Pandey also take classes in Hindi, English and Maths. Within the programmes children discuss issues such as family welfare, domestic violence, alcoholism and religion. The programmes give priority to academics, crafts, yoga, sports, physical development, discipline and team spirit. That is not all. There's more to Pandey's life. He runs a design studio, Vision D.I.S, retail and exhibit display solutions firm that designs and fabricates various products used in visual merchandising, and all forms of outdoor advertising purposes. The firm regularly funds Kutumb. Also, Goal of Life organises funds for major expenses.
Pandey says, "Also some people are generous and we have started receiving funds. It is only now that our requirements are increasing because of new income generating and entrepreneurial initiatives by youngsters. And we hope Kutumb will do a lot better in times to come."
Innovative methods of teaching
- Kapil Pandey and his friends set out to change the lives of street children under the banner, Kutumb (family).
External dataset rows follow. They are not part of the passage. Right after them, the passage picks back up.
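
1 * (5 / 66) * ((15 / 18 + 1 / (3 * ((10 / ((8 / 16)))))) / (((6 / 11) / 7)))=119 / 144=0.83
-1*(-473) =473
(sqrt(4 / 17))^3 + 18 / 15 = 8 * sqrt(17) / 289 + 6 / 5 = 1.31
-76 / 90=-38 / 45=-0.84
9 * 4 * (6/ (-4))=-54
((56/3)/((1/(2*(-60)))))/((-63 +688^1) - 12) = -3.65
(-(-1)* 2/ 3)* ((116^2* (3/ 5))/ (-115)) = -26912/ 575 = -46.80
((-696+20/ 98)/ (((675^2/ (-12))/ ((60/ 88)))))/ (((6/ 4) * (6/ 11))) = 68188/ 4465125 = 0.02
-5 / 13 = -0.38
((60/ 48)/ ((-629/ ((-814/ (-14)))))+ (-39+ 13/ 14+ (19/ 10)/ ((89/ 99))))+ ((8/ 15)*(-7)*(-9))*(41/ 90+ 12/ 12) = 40774847/ 3177300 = 12.83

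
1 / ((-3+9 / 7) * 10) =-7 / 120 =-0.06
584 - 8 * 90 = -136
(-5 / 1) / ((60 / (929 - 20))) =-303 / 4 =-75.75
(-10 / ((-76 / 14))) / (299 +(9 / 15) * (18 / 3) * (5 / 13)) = 91 / 14839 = 0.01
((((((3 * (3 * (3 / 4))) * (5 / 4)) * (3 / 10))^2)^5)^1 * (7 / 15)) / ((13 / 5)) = 28367886071132833869 / 14636698788954112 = 1938.13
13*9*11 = 1287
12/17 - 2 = -22/17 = -1.29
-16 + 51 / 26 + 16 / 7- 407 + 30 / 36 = -114092 / 273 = -417.92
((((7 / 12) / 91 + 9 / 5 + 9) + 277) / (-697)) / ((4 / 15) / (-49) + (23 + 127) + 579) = -10999961 / 19419933884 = -0.00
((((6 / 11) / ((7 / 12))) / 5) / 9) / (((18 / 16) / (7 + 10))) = 1088 / 3465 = 0.31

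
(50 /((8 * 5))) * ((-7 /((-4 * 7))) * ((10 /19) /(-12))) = -25 /1824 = -0.01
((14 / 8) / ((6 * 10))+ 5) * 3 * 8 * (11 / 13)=13277 / 130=102.13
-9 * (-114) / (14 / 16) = 8208 / 7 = 1172.57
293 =293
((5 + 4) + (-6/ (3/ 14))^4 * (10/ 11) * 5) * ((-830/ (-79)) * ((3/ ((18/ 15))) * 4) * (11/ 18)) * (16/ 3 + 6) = 4336412048900/ 2133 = 2033010805.86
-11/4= -2.75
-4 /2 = -2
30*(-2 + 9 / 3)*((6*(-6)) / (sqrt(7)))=-408.20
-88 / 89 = -0.99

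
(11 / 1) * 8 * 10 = 880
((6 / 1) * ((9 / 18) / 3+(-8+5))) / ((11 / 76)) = -1292 / 11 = -117.45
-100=-100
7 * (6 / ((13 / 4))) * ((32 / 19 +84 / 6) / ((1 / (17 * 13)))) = 851088 / 19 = 44794.11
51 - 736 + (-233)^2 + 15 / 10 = 53605.50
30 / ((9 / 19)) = 190 / 3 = 63.33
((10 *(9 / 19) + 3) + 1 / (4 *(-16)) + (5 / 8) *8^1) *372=1438617 / 304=4732.29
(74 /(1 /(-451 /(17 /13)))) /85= -433862 /1445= -300.25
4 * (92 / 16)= 23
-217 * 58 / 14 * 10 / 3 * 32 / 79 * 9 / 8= -107880 / 79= -1365.57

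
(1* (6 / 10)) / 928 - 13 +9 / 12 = -12.25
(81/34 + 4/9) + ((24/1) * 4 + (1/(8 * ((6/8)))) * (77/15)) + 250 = 29723/85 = 349.68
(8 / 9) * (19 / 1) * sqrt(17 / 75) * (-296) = -44992 * sqrt(51) / 135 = -2380.05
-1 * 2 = -2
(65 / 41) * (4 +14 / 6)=1235 / 123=10.04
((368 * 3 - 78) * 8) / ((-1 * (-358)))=22.93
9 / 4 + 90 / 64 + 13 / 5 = 1001 / 160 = 6.26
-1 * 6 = -6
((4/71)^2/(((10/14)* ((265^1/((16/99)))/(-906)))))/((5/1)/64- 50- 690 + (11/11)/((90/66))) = 34635776/10427536428815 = 0.00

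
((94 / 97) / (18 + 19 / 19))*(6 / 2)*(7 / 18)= 329 / 5529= 0.06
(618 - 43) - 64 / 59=33861 / 59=573.92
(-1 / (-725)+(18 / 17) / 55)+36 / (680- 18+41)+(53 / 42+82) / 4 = 334446654313 / 16011949800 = 20.89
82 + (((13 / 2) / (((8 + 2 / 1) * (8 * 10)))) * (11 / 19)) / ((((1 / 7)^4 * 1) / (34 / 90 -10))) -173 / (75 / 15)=-83824319 / 1368000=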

- Youngsters take time off to employ innovative methods of teaching to make academics an interesting pursuit for kids.
- The children of slum-dwellers who earlier spent their days on the streets, begging for alms and picking rags, join Kutumb.
- With 200 children on rolls, around 70-80 in the age group of four to 17, pursue academic lessons and join in the overall development programmes.
- Programmes run by Kutumb include Indradhanush, an educational programme, Saarthi, a programme that helps children to recognise what field they are suited for and Sfoorti, a health camp.
- Within the programmes children discuss issues like family welfare, domestic violence, alcoholism and religion.
- The programmes give priority to academics, crafts, yoga, sports, physical development, discipline and team spirit.